Zari est une femme qui tente de toutes ses forces de maintenir le calme dans sa maison et sa famille, malgré la situation troublée de la société, mais les sombres réalités de l’époque s’infiltrent aussi chez elle et défont son travail. "Zari, la protagoniste la plus concrète du roman, est présente tout au long de l’histoire et narre les événements selon leur ordre chronologique. Elle voit et entend tout, et subit des influences qui transforme rapidement sa personnalité." Ainsi, elle devient une femme consciente des réalités sociales et de la nécessité de l’engagement, qui complète son rôle traditionnellement prescrit d’épouse et de mère charitable. A la fin du roman Zari incarnera Youssef.
"Le roman Savuchune annonce une nouvelle ère dans l’histoire du roman iranien. Dâneshvar présente dans cet ouvrage intéressant une image intérieure et artistique des évolutions de la région de Fars durant la Seconde Guerre mondiale, dans un style poétique, subtil et fort. Les personnages sont décrits avec un grand pouvoir d’observation." [5]
"Savuchune est un mélange d’idéal et de réalité, d’hier et d’aujourd’hui, et c’est cela qui fait planer sur tout le récit cet air de mystère propre à la mythologie. Pour certains critiques, Savuchune est un roman sociologique, pour d’autres, il s’agit d’un roman historique ou même politique ; on peut donc dire qu’il s’agit d’un roman engagé qui est pourtant une œuvre littéraire, et cela tient à ce que cet ouvrage réussit à conserver une cohérence logique tout à fait réaliste et une harmonie générale qui produit un résultat unique." [6]
Golshiri considère Savuchune comme un roman symbolique et politique construit sur deux niveaux ; "La couche supérieure du récit, la couche visible comprend les événements auxquels sont confrontés Zari et à sa famille, lors de la première moitié de l’année 1322 (1943)… Zari, en Iran, essaie de se protéger du trouble, de la maladie, de la famine et de la mort [mais] ce qu’elle tente d’éviter finit par l’atteindre. A partir de cette courte explication, on peut cerner la symbolique de Savuchune ; la maison représente l’Iran et Zari représente la femme en général … Youssef est le délégué de la classe intellectuelle… et ce qui est arrivé à cette maison et à cette famille est en fait arrivé au pays." [7]
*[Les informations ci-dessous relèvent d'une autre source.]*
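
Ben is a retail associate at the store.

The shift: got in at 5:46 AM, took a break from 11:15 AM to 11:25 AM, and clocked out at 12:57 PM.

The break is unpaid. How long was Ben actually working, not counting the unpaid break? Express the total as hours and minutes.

The shift: 5:46 AM–12:57 PM = 7 h 11 min; less 10 min break → 7 h 1 min

7 h 1 min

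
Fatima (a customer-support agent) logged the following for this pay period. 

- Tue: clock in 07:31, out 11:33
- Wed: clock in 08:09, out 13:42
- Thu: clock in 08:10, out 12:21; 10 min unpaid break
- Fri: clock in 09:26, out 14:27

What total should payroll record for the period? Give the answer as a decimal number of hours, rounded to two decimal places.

18.62 hours

Tue: 07:31–11:33 = 4 h 2 min
Wed: 08:09–13:42 = 5 h 33 min
Thu: 08:10–12:21 = 4 h 11 min; less 10 min break → 4 h 1 min
Fri: 09:26–14:27 = 5 h 1 min
Total: 4 h 2 min + 5 h 33 min + 4 h 1 min + 5 h 1 min = 18 h 37 min.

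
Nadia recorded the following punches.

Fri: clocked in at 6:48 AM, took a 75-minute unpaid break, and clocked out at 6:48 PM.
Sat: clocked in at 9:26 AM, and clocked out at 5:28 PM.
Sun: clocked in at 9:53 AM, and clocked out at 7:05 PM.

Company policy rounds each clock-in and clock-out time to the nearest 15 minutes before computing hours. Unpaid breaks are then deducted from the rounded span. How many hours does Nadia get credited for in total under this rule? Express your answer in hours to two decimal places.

Fri: in 6:48 AM→6:45 AM, out 6:48 PM→6:45 PM; 12 h 0 min − 75 min = 10 h 45 min
Sat: in 9:26 AM→9:30 AM, out 5:28 PM→5:30 PM; 8 h 0 min
Sun: in 9:53 AM→10:00 AM, out 7:05 PM→7:00 PM; 9 h 0 min
Total credited: 27 h 45 min.

27.75 hours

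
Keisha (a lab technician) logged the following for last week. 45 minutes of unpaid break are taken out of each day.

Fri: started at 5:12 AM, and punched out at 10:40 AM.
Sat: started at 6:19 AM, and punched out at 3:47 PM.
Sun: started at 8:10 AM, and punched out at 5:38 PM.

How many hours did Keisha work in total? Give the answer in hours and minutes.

22 h 9 min

Fri: 5:12 AM–10:40 AM = 5 h 28 min; less 45 min break → 4 h 43 min
Sat: 6:19 AM–3:47 PM = 9 h 28 min; less 45 min break → 8 h 43 min
Sun: 8:10 AM–5:38 PM = 9 h 28 min; less 45 min break → 8 h 43 min
Total: 4 h 43 min + 8 h 43 min + 8 h 43 min = 22 h 9 min.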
Et enfin pour finir, on peut dire que "Savuchune est à bon droit un roman contemporain. Il est contemporain parce que la narration n’a pas la prolixité des romans tels que Le mari de madame Ahou (Shohar-e Ahou Khânoom) ou Kaleïdar ou La place vide de Soloutch, (Jay-e khali-e Solouch). C’est un roman, ce qui veut dire qu’il appartient aux mondes de l’imaginaire et de la création, et qu’en conséquence, il ne se limite pas à la simple description de réalités conventionnelles, telle qu’elle fut pratiquée par les écrivains iraniens de ces années-là. Tertio, c’est un roman contemporain parce qu’il transcrit l’expérience honnête et intérieure d’une période historique du point de vue original d’une femme ordinaire, et qu’il est le fruit d’un travail d’écriture juste et minutieux. Et plus important que cela, Savuchune possède une structure en elle-même indépendante, et sa critique consisterait dans la découverte et la compréhension de cette structure." [8]…
Bibliographie : |
[1] DEHBASHI, Ali, Bar sahel-e jazireh sargardani, (Jachn nameh Dr. Simine Danechvar), Téhéran, Editions Sokhan, 1383, p. 452.
[2] DANESHVAR, Simine, Savuchune, édition Kharazmi, quinzième édition, 1380, p. 304.
[3] GOLSHIRI, Houchang, Djedal-e naghch ba naghach dar assar-e Simine Dâneshvar, Téhéran, Niloufar, première édition, 1376 ; p. 112.
[4] MIRABEDINI, Hassan, Sad sal dastan nevisi iran, volume 3 et 4, édition Cheshmeh, 1386, p. 476.
[5] MIRABEDINI, Hassan, Ibid, p. 473, 474.
[6] GHOLAMI, Teymour, Sima-ye Simine ahl-e qalam, revue Roshd, 17e année, n°66, 1382.
[7] GOLSHIRI, Houshang, la revue Mofide, mois de Khordad, p.383.
[8] GOLSHIRI, Houshang, Djedal-e naghch ba naghach dar assar-e Simine Dâneshvar, Téhéran, Niloufar, première édition, 1376, p.11.